Un viaggio con i piedi all’asciutto tra galee, armi, modellini di corazzate, incrociatori, torpedinieri, strumenti nautici, in uno spazio oggi valorizzato senza tante diavolerie tecnologiche dalla società D’Uva srl che, per conto di Difesa Servizi, gestisce il museo e l’ha dotato di una nuova accoglienza, un’audioguida con le voci di 58 protagonisti, il logo progettato da Vanni del Gaudio, un bookshop e, nei prossimi mesi, una caffetteria.

Riapre anche il Padiglione delle Navi (nella foto d’apertura) sede dell’antica officina dei remèri, restaurato e riportato alla sua originale visione cinquecentesca, ora interamente visitabile. Nei 3.000 metri quadrati di superficie, come in un Salone nautico di altri secoli, sono allineati il panfilo di Giuseppe Marconi, l’imbarcazione da cerimonia Scalé reale, una Disdotona del 1926, l’apparato motore del piroscafo Elettra, e via via, gondole, barche da pesca, scafi da lavoro.
Inaugurazione con taglio del nastro alla presenza del sottosegretario alla Difesa, Isabella Rauti, dell’Ad di Difesa Servizi, Luca Andreoli, dell’Ad di D’Uva, Ilaria D’Uva, mentre la riva accoglie migliaia di persone in fila per visitare il veliero sul quale tutti i lupi di mare hanno sognato di salire a bordo almeno una volta nella vita (il problema, poi, è a ritornare a terra).

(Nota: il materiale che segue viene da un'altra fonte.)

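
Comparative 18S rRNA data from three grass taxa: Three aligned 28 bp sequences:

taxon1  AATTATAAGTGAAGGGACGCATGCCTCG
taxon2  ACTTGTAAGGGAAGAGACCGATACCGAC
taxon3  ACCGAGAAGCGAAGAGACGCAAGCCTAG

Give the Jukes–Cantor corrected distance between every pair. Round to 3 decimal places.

taxon1–taxon2: 10/28 sites differ → p ≈ 0.357143, d = −0.75 ln(1 − 0.476191) = 0.484971 ≈ 0.485.
taxon1–taxon3: 8/28 sites differ → p ≈ 0.285714, d = −0.75 ln(1 − 0.380952) = 0.359679 ≈ 0.360.
taxon2–taxon3: 11/28 sites differ → p ≈ 0.392857, d = −0.75 ln(1 − 0.523809) = 0.556452 ≈ 0.556.

d(taxon1,taxon2) = 0.485, d(taxon1,taxon3) = 0.360, d(taxon2,taxon3) = 0.556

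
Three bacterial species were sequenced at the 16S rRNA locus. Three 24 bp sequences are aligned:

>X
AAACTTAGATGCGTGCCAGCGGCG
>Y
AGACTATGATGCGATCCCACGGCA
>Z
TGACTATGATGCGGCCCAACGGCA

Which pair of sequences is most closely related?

X–Y: 8/24 differ, p = 0.333, d = 0.441.
X–Z: 8/24 differ, p = 0.333, d = 0.441.
Y–Z: 4/24 differ, p = 0.167, d = 0.188.
The smallest distance is between Y and Z.

Y and Z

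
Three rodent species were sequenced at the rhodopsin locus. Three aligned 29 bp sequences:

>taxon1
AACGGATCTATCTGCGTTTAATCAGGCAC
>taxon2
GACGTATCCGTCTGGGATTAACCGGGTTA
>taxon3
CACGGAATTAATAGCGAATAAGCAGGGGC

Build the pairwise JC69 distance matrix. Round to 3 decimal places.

taxon1–taxon2: 11/29 sites differ → p ≈ 0.37931, d = −0.75 ln(1 − 0.505747) = 0.528531 ≈ 0.529.
taxon1–taxon3: 11/29 sites differ → p ≈ 0.37931, d = −0.75 ln(1 − 0.505747) = 0.528531 ≈ 0.529.
taxon2–taxon3: 16/29 sites differ → p ≈ 0.551724, d = −0.75 ln(1 − 0.735632) = 0.997810 ≈ 0.998.

d(taxon1,taxon2) = 0.529, d(taxon1,taxon3) = 0.529, d(taxon2,taxon3) = 0.998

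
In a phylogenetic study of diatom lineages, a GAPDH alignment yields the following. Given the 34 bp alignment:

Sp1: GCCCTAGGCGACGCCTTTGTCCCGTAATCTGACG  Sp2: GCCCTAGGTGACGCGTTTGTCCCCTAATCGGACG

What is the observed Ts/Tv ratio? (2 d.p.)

0.33

Transitions are A↔G and C↔T; transversions are all other mismatches.
Transitions: 1. Transversions: 3.
R = 1/3 = 0.333333… ≈ 0.33 (to 2 d.p.).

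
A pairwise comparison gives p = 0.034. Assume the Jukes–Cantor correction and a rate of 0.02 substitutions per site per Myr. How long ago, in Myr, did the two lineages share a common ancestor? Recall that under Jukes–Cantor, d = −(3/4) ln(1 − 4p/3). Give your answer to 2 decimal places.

0.87

d = −(3/4) ln(1 − 4p/3) = −0.75 ln(1 − 0.045333) = −0.75 ln(0.954667)
  = −0.75 × (-0.046393) = 0.034795 substitutions/site.
Under a molecular clock d = 2μt, so t = d/(2μ) = 0.034795 / (2 × 0.02) = 0.87 Myr.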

Fondato nel 1919 dopo la Prima Guerra Mondiale, il Museo Navale racconta le imprese di comandanti, marinai, arsenalotti, avventurieri, all’interno dell’edificio del XV secolo, usato un tempo come granaio per la conservazione del grano con il quale si cucinava un particolare tipo di pane a lunga conservazione, chiamato “biscotto”, adatto ai lunghi viaggi delle galee.
Tra le curiosità, le pignatte da fuoco in ghisa e vetro, antenate delle bombe Molotov, che contenevano una miscela di catrame e olio e venivano lanciate contro le navi nemiche. Erano micidiali, ma alle volte non in maniera sufficiente. Furono infatti utilizzate per la prima volta durante l’assedio a Candia, capitale dell’isola di Creta, durato oltre 20 anni, dal 1648 al 1669, che tuttavia dovette arrendersi passando sotto il controllo turco.

Nella sala delle armi, scintillano ancora la sciabola del corsaro Giuseppe Bavastro (1760-1833), considerato il più famoso della storia, e quella di Emanuele Filiberto di Savoia, Duca d’Aosta.
C’è poi il siluro a lenta corsa (detto maiale) della Seconda Guerra Mondiale impiegato per attaccare l’esplosivo sotto le navi nemiche e manovrato da due uomini in muta da sub posizionati a cavallo dell’arma.
Il siluro è passato alla storia per l’impresa contro la base britannica ad Alessandria d’Egitto del 19 dicembre del 1941 quando sei uomini riuscirono ad infliggere gravi danni alle corazzate nemiche. Ogni anno il 19 dicembre, il Museo commemora i sei eroi sistemando sul maiale sei bicchieri di spumante.
E ancora, il famoso M.T.M., detto barchino esplosivo, che presentava sulla prua un cilindro per trasportare 300 chili di tritolo. A poppa c’era invece il posto del pilota fornito di uno zatterino salvagente per abbandonare il mezzo poco prima dell’impatto con l’obiettivo. Il segno della croce, e via.
Non tutto, al MUNAV, sa di battaglia. All’ultimo piano del museo figura la collezione di conchiglie della stilista Giuliana Camerino donata dalla figlia Roberta. E’ il racconto di un mare gentile, fatto di grazia, all’interno di teche che hanno i bagliori del sole.